Frittenbude
Deutschlands Frittenbude feiert 20 Jahre Filmriss mit einem intensiven, politisch aufgeladenen Live-Set am Donaukanal
Frittenbude sind seit 2006 der tiefschwarze und doch neonfarbene Kurzschluss zwischen Ravepunk, Indierap-Exzess und politischer Realität. Aus ihrem Bassuniversum heraus haben sie schiefe Synths, bollernde Basslines und Texte kultiviert, die Schwitzkasten und Umarmung zugleich sind. Frittenbude steht für Nächte, in denen alles möglich scheint, für Hymnen, die auf dem Heimweg noch brennen.
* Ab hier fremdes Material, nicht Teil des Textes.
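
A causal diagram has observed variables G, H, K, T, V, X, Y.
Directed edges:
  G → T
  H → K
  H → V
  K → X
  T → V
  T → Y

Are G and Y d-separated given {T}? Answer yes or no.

Yes — G ⊥ Y | {T}.

Bayes-Ball from G | {T} reaches ∅.
Y ∉ reach(G|{T}) ⇒ G ⊥ Y | {T}.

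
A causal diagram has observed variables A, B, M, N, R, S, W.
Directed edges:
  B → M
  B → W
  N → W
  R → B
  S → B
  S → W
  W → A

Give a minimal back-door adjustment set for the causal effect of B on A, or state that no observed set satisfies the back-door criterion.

B→A: minimal back-door set {S}.

desc(B)\{B}={A,M,W}; candidates ⊆ {N,R,S}.
size 0: {}; under {} B still reaches {A,R,S,W} ∋ A.
{S}: B⊥A given {S} in G with B→· removed — back-door holds.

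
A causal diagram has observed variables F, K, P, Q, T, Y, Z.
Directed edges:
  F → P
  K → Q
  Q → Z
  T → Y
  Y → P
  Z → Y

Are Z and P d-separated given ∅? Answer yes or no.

No — Z and P are d-connected given ∅.

Bayes-Ball from Z | ∅ reaches {K,P,Q,Y}.
P ∈ reach(Z|∅) ⇒ Z ⊥̸ P | ∅.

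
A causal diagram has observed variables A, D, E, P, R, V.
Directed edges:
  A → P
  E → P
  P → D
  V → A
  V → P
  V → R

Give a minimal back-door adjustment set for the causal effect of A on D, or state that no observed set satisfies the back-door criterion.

desc(A)\{A}={D,P}; candidates ⊆ {E,R,V}.
size 0: {}; under {} A still reaches {D,P,R,V} ∋ D.
{V}: A⊥D given {V} in G with A→· removed — back-door holds.

A→D: minimal back-door set {V}.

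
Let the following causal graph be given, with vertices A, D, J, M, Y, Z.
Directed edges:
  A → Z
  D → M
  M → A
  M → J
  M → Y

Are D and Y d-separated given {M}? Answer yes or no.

Bayes-Ball from D | {M} reaches ∅.
Y ∉ reach(D|{M}) ⇒ D ⊥ Y | {M}.

Yes — D ⊥ Y | {M}.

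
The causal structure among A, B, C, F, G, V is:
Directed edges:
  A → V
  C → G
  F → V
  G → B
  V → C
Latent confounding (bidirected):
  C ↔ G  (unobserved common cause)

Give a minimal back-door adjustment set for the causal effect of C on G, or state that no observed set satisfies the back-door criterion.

desc(C)\{C}={B,G}; candidates ⊆ {A,F,V}.
C↔G: latent back-door arc(s) into C.
size 0: {}; under {} C still reaches {A,B,F,G,V} ∋ G.
size 1: {A}, {F}, {V}; under {A} C still reaches {B,F,G,V} ∋ G.
size 2: {A,F}, {A,V}, {F,V}; under {A,F} C still reaches {B,G,V} ∋ G.
C↔G cannot be blocked by any observed set — no back-door set.

C→G: no observed back-door set.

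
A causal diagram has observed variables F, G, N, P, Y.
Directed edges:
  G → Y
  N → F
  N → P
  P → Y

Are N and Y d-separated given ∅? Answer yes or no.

Bayes-Ball from N | ∅ reaches {F,P,Y}.
Y ∈ reach(N|∅) ⇒ N ⊥̸ Y | ∅.

No — N and Y are d-connected given ∅.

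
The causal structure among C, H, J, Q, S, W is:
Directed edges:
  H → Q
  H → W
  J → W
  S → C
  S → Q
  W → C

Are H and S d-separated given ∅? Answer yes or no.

Bayes-Ball from H | ∅ reaches {C,Q,W}.
S ∉ reach(H|∅) ⇒ H ⊥ S | ∅.

Yes — H ⊥ S | ∅.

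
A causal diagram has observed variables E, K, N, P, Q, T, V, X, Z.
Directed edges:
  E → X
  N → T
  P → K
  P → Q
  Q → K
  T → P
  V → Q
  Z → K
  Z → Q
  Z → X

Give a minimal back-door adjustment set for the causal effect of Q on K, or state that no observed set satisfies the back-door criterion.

Q→K: minimal back-door set {P, Z}.

desc(Q)\{Q}={K}; candidates ⊆ {E,N,P,T,V,X,Z}.
size 0: {}; under {} Q still reaches {K,N,P,T,V,X,Z} ∋ K.
size 1: {E}, {N}, {P} …(+4); under {E} Q still reaches {K,N,P,T,V,X,Z} ∋ K.
{P,Z}: Q⊥K given {P,Z} in G with Q→· removed — back-door holds.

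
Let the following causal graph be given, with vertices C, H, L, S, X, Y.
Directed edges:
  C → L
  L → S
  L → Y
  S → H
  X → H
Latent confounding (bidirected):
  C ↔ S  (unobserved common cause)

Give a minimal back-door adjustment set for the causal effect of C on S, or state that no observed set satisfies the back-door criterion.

desc(C)\{C}={H,L,S,Y}; candidates ⊆ {X}.
C↔S: latent back-door arc(s) into C.
size 0: {}; under {} C still reaches {H,S} ∋ S.
size 1: {X}; under {X} C still reaches {H,S} ∋ S.
C↔S cannot be blocked by any observed set — no back-door set.

C→S: no observed back-door set.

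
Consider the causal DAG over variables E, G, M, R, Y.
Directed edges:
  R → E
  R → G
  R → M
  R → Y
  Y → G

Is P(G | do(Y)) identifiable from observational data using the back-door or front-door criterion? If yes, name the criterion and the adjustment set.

desc(Y)\{Y}={G}; candidates ⊆ {E,M,R}.
size 0: {}; under {} Y still reaches {E,G,M,R} ∋ G.
{R}: Y⊥G given {R} in G with Y→· removed — back-door holds.
P(G|do(Y)) = Σ_{R} P(G|Y,R)·P(R).

P(G|do(Y)): backdoor, adjust for {R}.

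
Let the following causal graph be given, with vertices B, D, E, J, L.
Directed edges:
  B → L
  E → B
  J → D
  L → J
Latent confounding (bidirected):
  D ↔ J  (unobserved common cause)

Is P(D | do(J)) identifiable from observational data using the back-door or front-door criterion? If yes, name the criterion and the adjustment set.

P(D|do(J)): not identifiable (no BD/FD set).

desc(J)\{J}={D}; candidates ⊆ {B,E,L}.
J↔D: latent back-door arc(s) into J.
size 0: {}; under {} J still reaches {B,D,E,L} ∋ D.
size 1: {B}, {E}, {L}; under {B} J still reaches {D,L} ∋ D.
size 2: {B,E}, {B,L}, {E,L}; under {B,E} J still reaches {D,L} ∋ D.
J↔D cannot be blocked by any observed set — no back-door set.
No mediator lies on a directed J→…→D path.
Neither criterion identifies P(D|do(J)) in this graph.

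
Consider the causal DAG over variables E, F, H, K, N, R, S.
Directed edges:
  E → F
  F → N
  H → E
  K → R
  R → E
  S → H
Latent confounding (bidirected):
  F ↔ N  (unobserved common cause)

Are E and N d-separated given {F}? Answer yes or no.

No — E and N are d-connected given {F}.

Bayes-Ball from E | {F} reaches {H,K,N,R,S}.
N ∈ reach(E|{F}) ⇒ E ⊥̸ N | {F}.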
Ihre Musik ist ein Ort für alle, die genug haben von Stille und Stillstand.
Ob Liebe in Zeiten der Reizüberflutung, Wut auf das politische Weltgeschehen oder der Versuch, das Chaos in der gelebten Apokalypse tanzbar zu machen: Frittenbude verwandelt große Gefühle und große Fragen in Lieder, die sowohl Club als auch das nie endende Kopfkino füttern. Live ist die Bubu eine Katastrophe im allerbesten Sinne: zu laut, so intensiv, politisch und immer mit dem Versprechen, dass Gemeinschaft auch im Lärm möglich ist.
Nach 20 Jahren und unzähligen Shows zwischen Mainstage und dem letzten AZ bleibt Frittenbude ein Gegenentwurf zum ewigen Grau. 20 Jahre Filmriss Tour feiert die Songs, die uns geprägt haben, und vor allem die Menschen, die sie all die Jahre getragen haben. 20 Jahre Filmriss ist kein Museum, keine Werkschau, sondern ein kollektiver Abriss. So wie immer, für manche wie früher und für einige auch zum allerersten Mal. Was bringen sie mit? Gute Laune, das neue Album, den Hit, die Klassiker und die Tracks, zu denen live alle explodieren — kurz: den ganz normalen Wahnsinn, der Frittenbude ausmacht.